The trials seem well designed and, clearly, a great deal of thought has gone into them. However, certain details are missing. I can check approximately that the power claims hold up but I can’t exactly do so, since the full details are absent in each case. Power calculations are not necessary for interpreting a trial and the statistical analysis plans in preparation will no doubt firm up the intended analyses. Still, it would have been nice to have had more.

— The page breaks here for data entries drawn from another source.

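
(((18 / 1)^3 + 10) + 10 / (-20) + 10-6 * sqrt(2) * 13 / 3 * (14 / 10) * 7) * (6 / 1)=35109-7644 * sqrt(2) / 5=32946.95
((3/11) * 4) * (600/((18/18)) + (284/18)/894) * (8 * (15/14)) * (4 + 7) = 193109680/3129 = 61716.10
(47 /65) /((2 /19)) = 893 /130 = 6.87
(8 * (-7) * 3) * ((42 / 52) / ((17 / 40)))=-70560 / 221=-319.28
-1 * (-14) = 14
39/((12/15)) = 195/4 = 48.75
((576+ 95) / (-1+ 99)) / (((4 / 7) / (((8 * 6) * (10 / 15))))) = 2684 / 7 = 383.43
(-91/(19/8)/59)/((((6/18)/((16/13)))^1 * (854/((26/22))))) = -2496/752191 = -0.00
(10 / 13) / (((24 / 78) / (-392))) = -980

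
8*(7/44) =14/11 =1.27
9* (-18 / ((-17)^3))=162 / 4913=0.03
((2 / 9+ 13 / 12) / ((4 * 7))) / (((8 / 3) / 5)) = 235 / 2688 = 0.09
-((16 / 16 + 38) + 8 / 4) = -41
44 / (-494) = -22 / 247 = -0.09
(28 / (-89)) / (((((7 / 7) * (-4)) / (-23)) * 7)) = -23 / 89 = -0.26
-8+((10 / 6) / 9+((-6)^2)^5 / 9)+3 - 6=181398236 / 27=6718453.19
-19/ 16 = -1.19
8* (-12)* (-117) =11232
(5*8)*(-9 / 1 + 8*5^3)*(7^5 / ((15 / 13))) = 1732196648 / 3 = 577398882.67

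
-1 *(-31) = 31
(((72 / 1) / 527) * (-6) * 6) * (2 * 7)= -36288 / 527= -68.86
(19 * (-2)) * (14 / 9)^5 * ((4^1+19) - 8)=-5191.62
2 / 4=1 / 2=0.50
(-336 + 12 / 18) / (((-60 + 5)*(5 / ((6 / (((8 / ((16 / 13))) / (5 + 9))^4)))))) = 1236687872 / 7854275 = 157.45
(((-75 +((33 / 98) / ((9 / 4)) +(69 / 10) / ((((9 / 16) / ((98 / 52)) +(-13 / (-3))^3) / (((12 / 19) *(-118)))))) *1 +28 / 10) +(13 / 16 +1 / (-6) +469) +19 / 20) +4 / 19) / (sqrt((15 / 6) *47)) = 75798734847299 *sqrt(470) / 45387368317200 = 36.21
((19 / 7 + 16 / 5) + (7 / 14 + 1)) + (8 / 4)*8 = 1639 / 70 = 23.41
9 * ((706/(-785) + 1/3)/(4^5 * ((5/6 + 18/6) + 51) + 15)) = -11997/132267005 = -0.00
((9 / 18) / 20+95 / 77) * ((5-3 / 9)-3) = 3877 / 1848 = 2.10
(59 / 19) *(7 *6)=2478 / 19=130.42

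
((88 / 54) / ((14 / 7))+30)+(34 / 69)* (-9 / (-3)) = 20054 / 621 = 32.29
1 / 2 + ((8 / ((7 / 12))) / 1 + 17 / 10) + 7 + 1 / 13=10461 / 455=22.99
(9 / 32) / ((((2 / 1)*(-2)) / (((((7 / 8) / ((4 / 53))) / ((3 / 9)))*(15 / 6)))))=-50085 / 8192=-6.11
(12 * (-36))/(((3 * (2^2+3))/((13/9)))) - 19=-341/7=-48.71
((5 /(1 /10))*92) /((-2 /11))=-25300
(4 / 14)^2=0.08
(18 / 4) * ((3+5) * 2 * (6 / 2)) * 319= 68904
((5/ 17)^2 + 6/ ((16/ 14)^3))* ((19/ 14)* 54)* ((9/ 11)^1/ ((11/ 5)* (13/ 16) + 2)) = 2337594795/ 35960848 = 65.00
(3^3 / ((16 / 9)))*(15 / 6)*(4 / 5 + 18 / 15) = 1215 / 16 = 75.94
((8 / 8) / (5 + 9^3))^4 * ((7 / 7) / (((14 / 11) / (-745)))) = -0.00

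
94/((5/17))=1598/5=319.60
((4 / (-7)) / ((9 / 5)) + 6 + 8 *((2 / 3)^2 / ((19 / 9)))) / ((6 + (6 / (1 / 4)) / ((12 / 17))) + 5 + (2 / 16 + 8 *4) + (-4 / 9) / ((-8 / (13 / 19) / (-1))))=70544 / 738185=0.10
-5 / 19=-0.26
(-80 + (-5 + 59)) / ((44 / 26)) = -169 / 11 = -15.36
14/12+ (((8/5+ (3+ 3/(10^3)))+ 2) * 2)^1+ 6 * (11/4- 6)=-7691/1500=-5.13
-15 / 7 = -2.14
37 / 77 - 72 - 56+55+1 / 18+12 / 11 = -71.37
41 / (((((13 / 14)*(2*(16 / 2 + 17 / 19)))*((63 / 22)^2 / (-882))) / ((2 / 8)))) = -66.74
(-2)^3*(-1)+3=11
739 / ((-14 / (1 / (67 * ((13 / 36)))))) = -13302 / 6097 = -2.18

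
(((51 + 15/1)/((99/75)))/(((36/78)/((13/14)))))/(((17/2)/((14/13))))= 650/51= 12.75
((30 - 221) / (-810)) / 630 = 191 / 510300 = 0.00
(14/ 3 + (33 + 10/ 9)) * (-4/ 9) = -1396/ 81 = -17.23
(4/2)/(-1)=-2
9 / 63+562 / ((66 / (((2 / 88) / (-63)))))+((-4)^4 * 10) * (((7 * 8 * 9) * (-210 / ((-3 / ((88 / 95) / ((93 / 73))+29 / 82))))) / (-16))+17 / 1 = -13476762748459309 / 2209053924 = -6100694.33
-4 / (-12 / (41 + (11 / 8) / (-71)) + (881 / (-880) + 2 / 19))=518921920 / 154209901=3.37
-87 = -87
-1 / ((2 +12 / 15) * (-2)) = 5 / 28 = 0.18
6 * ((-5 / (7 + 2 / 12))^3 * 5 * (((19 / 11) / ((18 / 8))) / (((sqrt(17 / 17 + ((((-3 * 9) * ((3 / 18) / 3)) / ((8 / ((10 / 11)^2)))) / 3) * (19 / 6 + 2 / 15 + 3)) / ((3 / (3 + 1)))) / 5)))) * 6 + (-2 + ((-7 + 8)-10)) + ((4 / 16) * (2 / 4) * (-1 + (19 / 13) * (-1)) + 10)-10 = -307800000 * sqrt(1306) / 51918071-147 / 13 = -225.56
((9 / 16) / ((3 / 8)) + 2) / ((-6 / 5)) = -35 / 12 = -2.92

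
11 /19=0.58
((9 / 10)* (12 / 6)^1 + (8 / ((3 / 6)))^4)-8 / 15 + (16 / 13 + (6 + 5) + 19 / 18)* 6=4265104 / 65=65616.98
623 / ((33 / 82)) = 51086 / 33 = 1548.06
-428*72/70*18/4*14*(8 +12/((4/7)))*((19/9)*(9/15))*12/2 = -6112661.76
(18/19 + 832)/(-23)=-15826/437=-36.22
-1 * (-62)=62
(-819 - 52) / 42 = -871 / 42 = -20.74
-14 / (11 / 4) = -5.09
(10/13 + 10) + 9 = 257/13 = 19.77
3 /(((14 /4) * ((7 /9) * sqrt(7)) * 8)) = 27 * sqrt(7) /1372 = 0.05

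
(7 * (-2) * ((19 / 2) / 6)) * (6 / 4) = -133 / 4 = -33.25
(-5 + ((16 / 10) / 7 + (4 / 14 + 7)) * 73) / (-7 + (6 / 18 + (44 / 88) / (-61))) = -6962784 / 85505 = -81.43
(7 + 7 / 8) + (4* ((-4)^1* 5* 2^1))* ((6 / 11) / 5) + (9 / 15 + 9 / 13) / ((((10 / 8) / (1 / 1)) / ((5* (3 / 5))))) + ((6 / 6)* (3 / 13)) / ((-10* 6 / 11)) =-186481 / 28600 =-6.52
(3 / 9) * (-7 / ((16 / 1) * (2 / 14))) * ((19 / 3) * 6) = -931 / 24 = -38.79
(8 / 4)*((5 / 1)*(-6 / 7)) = -60 / 7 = -8.57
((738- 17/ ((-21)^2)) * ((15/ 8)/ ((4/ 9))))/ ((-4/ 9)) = -43934535/ 6272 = -7004.87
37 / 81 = 0.46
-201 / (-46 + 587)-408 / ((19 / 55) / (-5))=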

However, there are three further points that no statistician should forget. First, as Peter Armitage (I think) once remarked, statisticians tend to overlook that there is an important stage between planning and analysing a trial that is called ‘running the trial’. I have every reason to believe these companies will make an excellent job of running their trials but the successful conclusion will depend crucially on their doing so and no statistician can tell that they will from looking at the protocol (although a bad protocol might indicate they will not).
The second factor is far more important. Successful vaccine development depends on hard work by many brilliant life scientists The trials are important but the vaccines are crucial.
The third factor is one no statistician has any excuse for ignoring. It is called ‘luck’.
Declaration of interest
I act as a consultant for the pharmaceutical industry. A full declaration of interests is maintained here.